No one does rueful like Linda Thompson. Her firm voice is best remembered for snarling her ex-husband Richard's words as their relationship unravelled in the Eighties. This album's superb title track and 'Go Home' are full of Thompson's trademark barbed stoicism at the vagaries of men. A vocal cord disorder has kept her from singing regularly for many years, but Versatile Heart finds her swapping effortlessly from country to folk and points beyond, as though enjoying putting her voice through its paces. Antony Hegarty helps out on 'Beauty', written by Rufus Wainwright - just two of the illustrious guests fleshing out Thompson's confident, elegant set.
Kitty Empire

Talib Kweli
Ear Drum, (Warners) £12.99

He was one of the brightest sparks of late-Nineties hip hop, but Kweli has been struggling to figure himself out in recent years. On his third solo album, he's still vacillating between underground and mainstream, collaborating with Kanye West one moment, objecting to major labels the next. Yet Ear Drum is something of a return to form and though Kweli is not as challenging as he thinks (his rhyming structures are very conventional), there are some really strong tracks. 'Hostile Gospel Pt 1' does great things with a gospel choir and Norah Jones is used to lovely effect on 'Soon the New Day'.
Killian Fox

St Vincent
Marry Me, (Beggars Banquet) £11.99

Annie 'St Vincent' Clark's first album was never going to be an exercise in restraint. After cutting her teeth with extravagant pop troupe the Polyphonic Spree and donning giant wings to perform with Sufjan Stevens, the 24-year-old singer-songwriter has no qualms about giving her imagination free rein here, pitching harps, children's choirs and celestial kitchen sinks into the mix. It could be unbearable - kookiness on an epic scale - but Clark pulls off the grand gesture with a lightness of touch. The waltzing melodrama of 'Paris Is Burning' and the lovely, woozy 'Land Mines' are among the highlights of this excellent debut.
Ally Carnwath

Mekons
Natural, (Touch & Go) £11.99

Celebrating an unlikely 30th anniversary, the Leeds tricksters eschew urban pleasures for nature's delights. The result is an English counterpart to the gothic country of the Handsome Family. Ramshackle backdrops of fiddle and echoing guitar are the setting for tales of demented midsummer celebration, dark woods where 'twisted trees sing' and foxy goings-on behind a 'white stone door'. The playful mood occasionally gives way to a darker hue - on 'Burning in the Desert' 'martyrs queue up for heaven, children queue for hell'. Otherwise, this is Hank Williams meets The Wicker Man , clever and entertaining. A Mekons record, in fact.
Neil Spencer

Oscar Peterson & Friends
JATP Lausanne 1953, (TCB) £12.99

After languishing for half a century in the archives of Radio Suisse Romande, this remarkable concert sounds as fresh and lively as the night it was recorded.
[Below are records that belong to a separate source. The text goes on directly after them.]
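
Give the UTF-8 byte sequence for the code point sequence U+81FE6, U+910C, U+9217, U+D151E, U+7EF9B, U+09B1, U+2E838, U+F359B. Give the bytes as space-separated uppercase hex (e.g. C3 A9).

F2 81 BF A6 E9 84 8C E9 88 97 F3 91 94 9E F1 BE BE 9B E0 A6 B1 F0 AE A0 B8 F3 B3 96 9B

U+81FE6: 4-byte form → F2 81 BF A6.
U+910C: 3-byte form → E9 84 8C.
U+9217: 3-byte form → E9 88 97.
U+D151E: 4-byte form → F3 91 94 9E.
U+7EF9B: 4-byte form → F1 BE BE 9B.
U+09B1: 3-byte form → E0 A6 B1.
U+2E838: 4-byte form → F0 AE A0 B8.
U+F359B: 4-byte form → F3 B3 96 9B.
Concatenated (29 bytes): F2 81 BF A6 E9 84 8C E9 88 97 F3 91 94 9E F1 BE BE 9B E0 A6 B1 F0 AE A0 B8 F3 B3 96 9B.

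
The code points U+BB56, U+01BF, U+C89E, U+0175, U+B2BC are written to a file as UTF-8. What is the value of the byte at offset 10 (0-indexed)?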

Not so much a band as an ever-changing repertory company of great musicians, Jazz at the Philharmonic (JATP) toured the world in the Fifties. This edition included Peterson, guitarist Barney Kessel, trumpeter Charlie Shavers and, in particular, tenor saxophonist Lester Young, who produces a fragile, heartbreaking version of 'I Cover the Waterfront'. Nowadays, such a star-studded bill would be impossible, since each one would want a concert to himself.